In its ruling today on the Max Schrems-Facebook case, the European Court of Justice has rejected the “Safe Harbor” agreement that allowed US tech companies to use a single standard for consumer privacy and data storage in both the US and Europe. This means companies that store European data like Facebook and Twitter, as well as many hosting providers, may now face scrutiny from individual European countries’ data regulators.
The landmark ruling from the EU’s highest court, the European Court of Justice (ECJ), has effectively put an end to a 15-year-old system that let US and European companies avoid cumbersome checks when transferring data across the Atlantic. It was used by more than 4,000 firms including IBM, Google, and Ericsson.
The Root of the ECJ’s Decision: US Intelligence Gathering Practices Infringe on European Privacy
While Facebook is named in the case, the real issue is that private data was made available on a large scale to the United States intelligence services through the National Security Agency’s “PRISM” initiative through intermediaries like Facebook that were required to provide data to authorities.
“The real objection,” according to ECJ Advocate General Yves Bot, “is not to the conduct of Facebook USA as such, but rather to the fact that the Commission has determined that the law and practice on data protection in the United States ensure adequate protection when it is clear from Edward Snowden’s disclosures that the United States authorities can have access on a mass and undifferentiated basis to personal data of the population living in the territory of the European Union.”
The mass collection of data from EU citizens illustrates how little Safe Harbor did to protect their privacy. Meanwhile, since US intelligence services have insisted on having comprehensive access to electronic communications services even where the link to national security threats are weak.
Advocate General Bot wrote in his opinion, “Such mass, indiscriminate surveillance is inherently disproportionate and constitutes an unwarranted interference with the rights guaranteed by Articles 7 and 8 of the Charter… It should be emphasized, moreover, that the Safe Harbor scheme… does not contain appropriate guarantees for preventing mass and generalized access to the transferred data.”

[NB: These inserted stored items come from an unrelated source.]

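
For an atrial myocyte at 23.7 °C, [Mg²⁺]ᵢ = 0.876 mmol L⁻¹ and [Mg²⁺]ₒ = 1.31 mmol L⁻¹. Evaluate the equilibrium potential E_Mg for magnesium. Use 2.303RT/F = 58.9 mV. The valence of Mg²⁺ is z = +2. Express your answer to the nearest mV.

5 mV

E = (58.9/z) · log₁₀([Mg²⁺]_out/[Mg²⁺]_in) with z = +2.
= (58.9/2) · log₁₀(1.31/0.876) = 29.45 · log₁₀(1.495)
= 29.45 · (0.1748) = 5.15 mV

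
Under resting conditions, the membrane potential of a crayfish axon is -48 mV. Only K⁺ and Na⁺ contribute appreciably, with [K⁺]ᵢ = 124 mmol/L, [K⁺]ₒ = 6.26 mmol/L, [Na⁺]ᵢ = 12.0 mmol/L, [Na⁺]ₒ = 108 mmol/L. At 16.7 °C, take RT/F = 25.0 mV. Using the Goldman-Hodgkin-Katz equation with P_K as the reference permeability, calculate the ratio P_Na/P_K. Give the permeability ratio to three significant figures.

0.112

Let α = P_Na/P_K. GHK: Vm = 25.0·ln[(Kₒ + α·Naₒ)/(Kᵢ + α·Naᵢ)].
e^(Vm/25.0) = e^(-48.0/25.0) = 0.14661
So 0.14661·(Kᵢ + α·Naᵢ) = Kₒ + α·Naₒ → α = (0.14661·124.0 − 6.26) / (108.0 − 0.14661·12.0)
α = (18.18 − 6.26) / (108.0 − 1.759) = 11.92/106.2 = 0.1122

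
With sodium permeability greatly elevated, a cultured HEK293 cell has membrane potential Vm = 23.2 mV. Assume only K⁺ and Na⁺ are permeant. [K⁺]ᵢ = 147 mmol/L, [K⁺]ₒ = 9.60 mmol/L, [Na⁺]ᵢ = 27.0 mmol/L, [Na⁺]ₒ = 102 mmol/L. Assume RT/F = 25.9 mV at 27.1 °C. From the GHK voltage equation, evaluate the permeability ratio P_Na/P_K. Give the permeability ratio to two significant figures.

9.8

Let α = P_Na/P_K. GHK: Vm = 25.9·ln[(Kₒ + α·Naₒ)/(Kᵢ + α·Naᵢ)].
e^(Vm/25.9) = e^(23.2/25.9) = 2.4492
So 2.4492·(Kᵢ + α·Naᵢ) = Kₒ + α·Naₒ → α = (2.4492·147.0 − 9.6) / (102.0 − 2.4492·27.0)
α = (360 − 9.6) / (102.0 − 66.13) = 350.4/35.87 = 9.769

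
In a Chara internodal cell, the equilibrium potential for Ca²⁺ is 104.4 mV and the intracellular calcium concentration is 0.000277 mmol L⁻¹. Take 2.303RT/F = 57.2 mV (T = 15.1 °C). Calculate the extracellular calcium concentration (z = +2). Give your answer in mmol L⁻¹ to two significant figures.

Nernst: E = (57.2/2) · log₁₀([out]/[in]), so log₁₀([out]/[in]) = 104.4 × 2 / 57.2 = 3.6503.
[out]/[in] = 10^(3.6503) = 4470.
[out] = 4470 × 0.000277 = 1.238 mmol L⁻¹.

1.2 mmol L⁻¹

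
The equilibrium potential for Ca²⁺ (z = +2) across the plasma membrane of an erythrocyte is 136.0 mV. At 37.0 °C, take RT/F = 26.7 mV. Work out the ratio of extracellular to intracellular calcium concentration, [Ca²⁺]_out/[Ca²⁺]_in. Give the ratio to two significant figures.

ln([out]/[in]) = E·z/(26.7) = 136.0 × 2 / 26.7 = 10.1873
[out]/[in] = e^(10.1873) = 2.656e+04

27000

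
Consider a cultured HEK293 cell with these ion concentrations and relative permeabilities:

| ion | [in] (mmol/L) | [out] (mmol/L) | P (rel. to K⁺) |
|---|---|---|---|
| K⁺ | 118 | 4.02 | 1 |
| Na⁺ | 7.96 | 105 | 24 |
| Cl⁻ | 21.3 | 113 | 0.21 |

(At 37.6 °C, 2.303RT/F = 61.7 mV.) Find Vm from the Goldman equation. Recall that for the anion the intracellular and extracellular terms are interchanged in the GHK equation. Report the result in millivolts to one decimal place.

Vm = 61.7 · log₁₀[(Σ P·[cation]ₒ + Σ P·[anion]ᵢ) / (Σ P·[cation]ᵢ + Σ P·[anion]ₒ)]
Numerator = 1×4.02 + 24×105 + 0.21×21.3 = 2528
Denominator = 1×118 + 24×7.96 + 0.21×113 = 332.8
Vm = 61.7 · log₁₀(7.5983) = 61.7 × (0.8807) = 54.34 mV

54.3 mV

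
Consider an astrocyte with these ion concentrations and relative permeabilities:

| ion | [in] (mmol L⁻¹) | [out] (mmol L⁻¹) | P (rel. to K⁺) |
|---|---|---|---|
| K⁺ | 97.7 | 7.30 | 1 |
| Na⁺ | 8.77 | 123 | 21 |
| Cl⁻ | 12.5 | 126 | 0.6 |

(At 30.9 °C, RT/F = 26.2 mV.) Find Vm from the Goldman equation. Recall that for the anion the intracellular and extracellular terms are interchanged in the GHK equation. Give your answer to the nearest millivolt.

Vm = 26.2 · ln[(Σ P·[cation]ₒ + Σ P·[anion]ᵢ) / (Σ P·[cation]ᵢ + Σ P·[anion]ₒ)]
Numerator = 1×7.30 + 21×123 + 0.6×12.5 = 2598
Denominator = 1×97.7 + 21×8.77 + 0.6×126 = 357.5
Vm = 26.2 · ln(7.2672) = 26.2 × (1.9834) = 51.96 mV

52 mV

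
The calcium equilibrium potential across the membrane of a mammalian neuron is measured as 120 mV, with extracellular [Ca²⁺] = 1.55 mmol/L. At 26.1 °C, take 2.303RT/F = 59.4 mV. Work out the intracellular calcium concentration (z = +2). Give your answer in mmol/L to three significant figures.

Nernst: E = (59.4/2) · log₁₀([out]/[in]), so log₁₀([out]/[in]) = 120.0 × 2 / 59.4 = 4.0404.
[out]/[in] = 10^(4.0404) = 1.097e+04.
[in] = 1.55 / 1.097e+04 = 0.0001412 mmol/L.

0.000141 mmol/L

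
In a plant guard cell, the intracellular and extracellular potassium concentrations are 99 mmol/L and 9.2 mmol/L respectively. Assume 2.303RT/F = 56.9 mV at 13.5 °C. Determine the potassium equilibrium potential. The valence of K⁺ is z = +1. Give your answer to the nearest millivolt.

E = (56.9/z) · log₁₀([K⁺]_out/[K⁺]_in) with z = +1.
= (56.9/1) · log₁₀(9.2/99) = 56.90 · log₁₀(0.09293)
= 56.90 · (-1.0318) = -58.71 mV

-59 mV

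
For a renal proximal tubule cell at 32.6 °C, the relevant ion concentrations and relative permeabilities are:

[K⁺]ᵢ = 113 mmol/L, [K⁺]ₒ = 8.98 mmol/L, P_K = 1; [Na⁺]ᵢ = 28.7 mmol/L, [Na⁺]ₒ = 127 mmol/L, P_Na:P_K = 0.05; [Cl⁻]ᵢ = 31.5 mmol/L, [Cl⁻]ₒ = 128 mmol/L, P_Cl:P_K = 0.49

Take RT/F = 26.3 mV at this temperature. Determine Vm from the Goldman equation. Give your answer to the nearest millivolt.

-46 mV

Vm = 26.3 · ln[(Σ P·[cation]ₒ + Σ P·[anion]ᵢ) / (Σ P·[cation]ᵢ + Σ P·[anion]ₒ)]
Numerator = 1×8.98 + 0.05×127 + 0.49×31.5 = 30.77
Denominator = 1×113 + 0.05×28.7 + 0.49×128 = 177.2
Vm = 26.3 · ln(0.17366) = 26.3 × (-1.7506) = -46.04 mV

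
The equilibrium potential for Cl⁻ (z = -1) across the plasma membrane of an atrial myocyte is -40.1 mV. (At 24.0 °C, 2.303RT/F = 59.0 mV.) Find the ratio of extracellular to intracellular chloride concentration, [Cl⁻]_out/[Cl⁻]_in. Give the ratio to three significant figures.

4.78

log₁₀([out]/[in]) = E·z/(59.0) = -40.1 × -1 / 59.0 = 0.6797
[out]/[in] = 10^(0.6797) = 4.783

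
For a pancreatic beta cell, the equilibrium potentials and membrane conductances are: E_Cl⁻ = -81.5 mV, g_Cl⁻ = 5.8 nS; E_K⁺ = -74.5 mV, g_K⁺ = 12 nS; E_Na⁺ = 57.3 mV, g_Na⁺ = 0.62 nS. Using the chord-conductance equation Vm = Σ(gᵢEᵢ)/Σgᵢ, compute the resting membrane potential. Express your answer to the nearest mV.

-72 mV

Σ gᵢEᵢ = 5.8·(-81.5) + 12·(-74.5) + 0.62·(57.3) = -1331.17
Σ gᵢ = 5.8 + 12 + 0.62 = 18.42
Vm = -1331.17 / 18.42 = -72.27 mV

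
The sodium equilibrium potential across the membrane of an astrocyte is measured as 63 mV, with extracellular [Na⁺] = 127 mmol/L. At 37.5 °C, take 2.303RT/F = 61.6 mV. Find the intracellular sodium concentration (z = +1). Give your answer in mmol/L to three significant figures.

12.1 mmol/L

Nernst: E = (61.6/1) · log₁₀([out]/[in]), so log₁₀([out]/[in]) = 63.0 × 1 / 61.6 = 1.0227.
[out]/[in] = 10^(1.0227) = 10.54.
[in] = 127 / 10.54 = 12.05 mmol/L.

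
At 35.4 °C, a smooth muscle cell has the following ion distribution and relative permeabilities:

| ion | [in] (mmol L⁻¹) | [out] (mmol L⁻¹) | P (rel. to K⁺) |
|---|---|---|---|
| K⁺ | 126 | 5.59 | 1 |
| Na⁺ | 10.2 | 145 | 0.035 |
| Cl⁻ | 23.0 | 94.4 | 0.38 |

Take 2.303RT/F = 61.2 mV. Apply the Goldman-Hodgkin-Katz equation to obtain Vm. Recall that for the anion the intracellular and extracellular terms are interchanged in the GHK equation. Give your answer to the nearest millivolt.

Vm = 61.2 · log₁₀[(Σ P·[cation]ₒ + Σ P·[anion]ᵢ) / (Σ P·[cation]ᵢ + Σ P·[anion]ₒ)]
Numerator = 1×5.59 + 0.035×145 + 0.38×23.0 = 19.41
Denominator = 1×126 + 0.035×10.2 + 0.38×94.4 = 162.2
Vm = 61.2 · log₁₀(0.11961) = 61.2 × (-0.9222) = -56.44 mV

-56 mV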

Following the revelations of mass surveillance by US government agencies, the European Commission adopted 13 recommendations to revise and strengthened Safe Harbor in November 2013 as part of its overall strategy to restore trust in data flows between the US and Europe.
Recently, the EC had been working with the US on finalizing the details of an “umbrella agreement” specifying strong data protection rules around all exchanges of personal data for law enforcement purposes. It had also been laying groundwork for other transfers of personal data from the EU to the US.
Today’s decision, however, puts this work in flux. It also creates uncertainty among businesses doing foreign trade, but also companies headquartered in the US or Europe but with branch offices across the pond.
Trans-Atlantic Data Transmission Still Exists, But There’s a Lot of Uncertainty For Companies Storing and Handling Data
“The European Court of Justice’s decision… could be the digital equivalent of grounding all planes and stopping all shipping from Europe to the US overnight”
— Sen. Brian Schatz
The ECJ’s decision doesn’t mean personal data transfers will end immediately, but it gives regulators the right to suspend them if they don’t provide sufficient privacy protections. Companies will have to use lawyers to set up alternate privacy arrangements and prepare for the post-Safe-Harbor world.
IBM’s VP of Government and Regulatory Affairs, Christopher Padilla, told Reuters that the ECJ’s ruling added uncertainty and has jeopardized the free flow of data between the US and Europe, where cross-border data flows are the highest in the world. “The free movement of data across borders is the foundation of the global economy, facilitating everything from financial services and manufacturing to shipping and retail,” he said.
Ranking member of the Senate Subcommittee on Communications, Technology and the Internet, Sen. Brian Schatz, said that losing the US-EU Safe Harbor framework will have a disastrous impact on commerce. “The European Court of Justice’s decision announced this morning invalidates the current Safe Harbor framework; a decision which could be the digital equivalent of grounding all planes and stopping all shipping from Europe to the US overnight,” Sen. Schatz said in a statement.
He called on US Secretary of Commerce Penny Pritzker and FTC Chairwoman Edith Ramirez to work with their European counterparts in the European Commission and the member states to rapidly issue clear guidance on data transfers in light of the court’s decision. “Guidance is needed to ensure continuity for businesses and consumers on both sides of the Atlantic until a new agreement is in effect,” he said.
The US government could also take legislative action to restore the trust of the EU, and it could mean putting new limits on the ability of US agencies to gather intelligence. Sen. Schatz also said it’s the US Congress’ role to pass legislation that balances privacy, civil liberties, and national security.